Multiple Approaches to Diagnosis

Diagnosis of a Morton’s neuroma can be made from a number of subjective and objective findings. Typically, patients will complain of pain in the forefront that can radiate into the digits on either side of the affected interspace. The pain is often described as burning or tingling and affected patients will often complain of a sensation that a foreign object is under their foot. A physical exam will reveal pain with deep palpation between the affected metatarsal heads, without pain at the metatarsal heads themselves.

A palpable “click” with reproduction of painful symptoms can be felt when applying pressure dorsally just proximal to the affected digits while applying medial to lateral compression of all five metatarsal heads. In difficult to diagnose patients, modalities such as ultrasound, MRI, and diagnostic injection can be utilized as well.

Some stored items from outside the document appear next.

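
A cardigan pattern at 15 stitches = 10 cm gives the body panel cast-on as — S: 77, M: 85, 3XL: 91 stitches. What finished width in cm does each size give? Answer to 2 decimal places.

15/10 = 1.5 sts per cm.
S: 77 / 1.5 = 51.333 → 51.33 cm.
M: 85 / 1.5 = 56.667 → 56.67 cm.
3XL: 91 / 1.5 = 60.667 → 60.67 cm.

S 51.33 cm; M 56.67 cm; 3XL 60.67 cm.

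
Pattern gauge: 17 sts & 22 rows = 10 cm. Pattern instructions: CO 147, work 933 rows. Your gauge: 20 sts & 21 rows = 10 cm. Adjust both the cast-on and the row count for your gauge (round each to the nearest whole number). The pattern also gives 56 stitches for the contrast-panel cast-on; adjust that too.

Stitches: 147 × 20/17 = 172.94 → 173.
Rows: 933 × 21/22 = 890.59 → 891.
contrast-panel cast-on: 56 × 20/17 = 65.88 → 66.

Cast on 173 stitches; work 891 rows; contrast-panel cast-on 66 stitches.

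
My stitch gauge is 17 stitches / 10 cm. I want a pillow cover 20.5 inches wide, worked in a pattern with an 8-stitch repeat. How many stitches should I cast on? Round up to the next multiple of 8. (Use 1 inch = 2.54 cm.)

20.5 in = 20.5 × 2.54 = 52.07 cm.
17 / 10 = 1.7 sts/cm.
52.07 × 1.7 = 88.52 sts.
→ 96.

CO 96 sts.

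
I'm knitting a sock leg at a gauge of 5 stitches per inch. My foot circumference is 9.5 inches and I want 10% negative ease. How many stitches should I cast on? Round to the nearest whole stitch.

Finished = 9.5 × 0.90 = 8.55 in.
5 / 1 = 5 sts per inch.
8.55 × 5 = 42.75 sts.
→ 43 sts.

43 stitches.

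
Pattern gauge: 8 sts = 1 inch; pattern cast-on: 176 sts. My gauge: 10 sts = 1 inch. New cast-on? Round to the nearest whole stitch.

Scale factor = 10 / 8 = 1.250.
176 × 10 / 8 = 220.00 sts.

Cast on 220 stitches.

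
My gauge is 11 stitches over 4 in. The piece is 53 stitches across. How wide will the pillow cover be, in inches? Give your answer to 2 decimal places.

19.27 inches.

11 stitches / 4 inch = 2.75 stitches per inch.
53 / 2.75 = 19.273 inches.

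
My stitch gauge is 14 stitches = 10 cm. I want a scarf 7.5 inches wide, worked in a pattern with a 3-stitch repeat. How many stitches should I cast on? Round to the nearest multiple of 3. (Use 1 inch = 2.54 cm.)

CO 27 sts.

7.5 in = 7.5 × 2.54 = 19.05 cm.
14 / 10 = 1.4 sts/cm.
19.05 × 1.4 = 26.67 sts.
→ 27.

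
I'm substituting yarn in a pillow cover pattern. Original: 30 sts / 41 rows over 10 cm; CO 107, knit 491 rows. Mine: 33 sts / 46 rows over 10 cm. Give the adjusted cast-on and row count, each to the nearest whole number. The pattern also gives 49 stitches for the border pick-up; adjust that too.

Stitches: 107 × 33/30 = 117.70 → 118.
Rows: 491 × 46/41 = 550.88 → 551.
border pick-up: 49 × 33/30 = 53.90 → 54.

Cast on 118 stitches; work 551 rows; border pick-up 54 stitches.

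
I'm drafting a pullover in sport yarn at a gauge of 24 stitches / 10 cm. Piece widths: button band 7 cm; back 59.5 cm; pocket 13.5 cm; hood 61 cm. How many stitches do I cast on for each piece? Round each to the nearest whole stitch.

button band 17; back 143; pocket 32; hood 146.

Rate = 24/10 = 2.4 sts per cm.
button band: 7 × 2.4 = 16.80 → 17.
back: 59.5 × 2.4 = 142.80 → 143.
pocket: 13.5 × 2.4 = 32.40 → 32.
hood: 61 × 2.4 = 146.40 → 146.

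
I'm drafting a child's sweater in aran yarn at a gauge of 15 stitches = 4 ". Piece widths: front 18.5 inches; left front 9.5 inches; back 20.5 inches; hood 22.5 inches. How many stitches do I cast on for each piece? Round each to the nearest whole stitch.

front 69; left front 36; back 77; hood 84.

Rate = 15/4 = 3.75 sts per in.
front: 18.5 × 3.75 = 69.38 → 69.
left front: 9.5 × 3.75 = 35.62 → 36.
back: 20.5 × 3.75 = 76.88 → 77.
hood: 22.5 × 3.75 = 84.38 → 84.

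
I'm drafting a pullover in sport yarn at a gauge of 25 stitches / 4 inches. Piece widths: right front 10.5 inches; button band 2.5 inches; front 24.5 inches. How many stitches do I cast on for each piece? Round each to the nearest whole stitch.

Rate = 25/4 = 6.25 sts per in.
right front: 10.5 × 6.25 = 65.62 → 66.
button band: 2.5 × 6.25 = 15.62 → 16.
front: 24.5 × 6.25 = 153.12 → 153.

right front 66; button band 16; front 153.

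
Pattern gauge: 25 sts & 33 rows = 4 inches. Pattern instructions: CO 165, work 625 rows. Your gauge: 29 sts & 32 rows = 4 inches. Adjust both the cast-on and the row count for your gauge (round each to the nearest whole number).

Stitches: 165 × 29/25 = 191.40 → 191.
Rows: 625 × 32/33 = 606.06 → 606.

Cast on 191 stitches; work 606 rows.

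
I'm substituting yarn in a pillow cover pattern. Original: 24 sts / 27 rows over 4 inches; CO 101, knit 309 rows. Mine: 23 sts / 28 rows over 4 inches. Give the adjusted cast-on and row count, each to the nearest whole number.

Stitches: 101 × 23/24 = 96.79 → 97.
Rows: 309 × 28/27 = 320.44 → 320.

Cast on 97 stitches; work 320 rows.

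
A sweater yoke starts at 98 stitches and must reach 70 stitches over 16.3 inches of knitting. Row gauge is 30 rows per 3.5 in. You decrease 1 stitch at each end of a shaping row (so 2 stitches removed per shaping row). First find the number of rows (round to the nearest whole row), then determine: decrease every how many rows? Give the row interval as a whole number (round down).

Decrease every 10th row.

Rows = 16.3 × 8.571 = 139.7 → 140 rows.
Stitches to remove: 28 → 14 shaping rows (at 2 st each).
140 / 14 = 10.00 → every 10 rows.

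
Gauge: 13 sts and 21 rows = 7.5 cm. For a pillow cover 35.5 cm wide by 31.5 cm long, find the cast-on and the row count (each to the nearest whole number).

Cast on 62 stitches and work 88 rows.

Stitch gauge = 13/7.5 = 1.733 sts/cm; 35.5 × 1.733 = 61.53 → 62 sts.
Row gauge = 21/7.5 = 2.8 rows/cm; 31.5 × 2.8 = 88.20 → 88 rows.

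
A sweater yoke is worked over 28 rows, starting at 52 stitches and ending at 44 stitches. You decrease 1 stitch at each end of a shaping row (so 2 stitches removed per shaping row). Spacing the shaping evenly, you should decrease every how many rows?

Decrease every 7th row.

Stitches to remove: |44 − 52| = 8.
Shaping rows needed: 8 / 2 = 4.
28 rows / 4 = every 7 rows.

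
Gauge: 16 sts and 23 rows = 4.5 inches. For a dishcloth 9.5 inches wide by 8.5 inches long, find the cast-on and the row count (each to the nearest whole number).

Stitch gauge = 16/4.5 = 3.556 sts/in; 9.5 × 3.556 = 33.78 → 34 sts.
Row gauge = 23/4.5 = 5.111 rows/in; 8.5 × 5.111 = 43.44 → 43 rows.

Cast on 34 stitches and work 43 rows.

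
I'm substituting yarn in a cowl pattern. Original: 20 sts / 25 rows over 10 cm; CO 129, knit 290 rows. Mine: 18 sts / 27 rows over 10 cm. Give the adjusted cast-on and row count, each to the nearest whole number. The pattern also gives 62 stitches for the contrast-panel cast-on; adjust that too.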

Conservative Treatment Recommended To Start

Conservative treatment is typically employed first and includes shoe gear modification, activity modification, and use of NSAIDS. Custom orthotics with a built-in metatarsal pad are often an effective way to reduce the amount of pressure applied to the painful site.

Corticosteriod injections are also used to reduce inflammation, as well as shrink the hypertrophied nerve, but studies vary widely with regard to the efficacy of this treatment. When conservative treatment fails, surgical excision of the affected nerve is indicated. This is done fairly easily through either a dorsal or plantar approach and reported success rates for surgical excision are greater than 90 percent.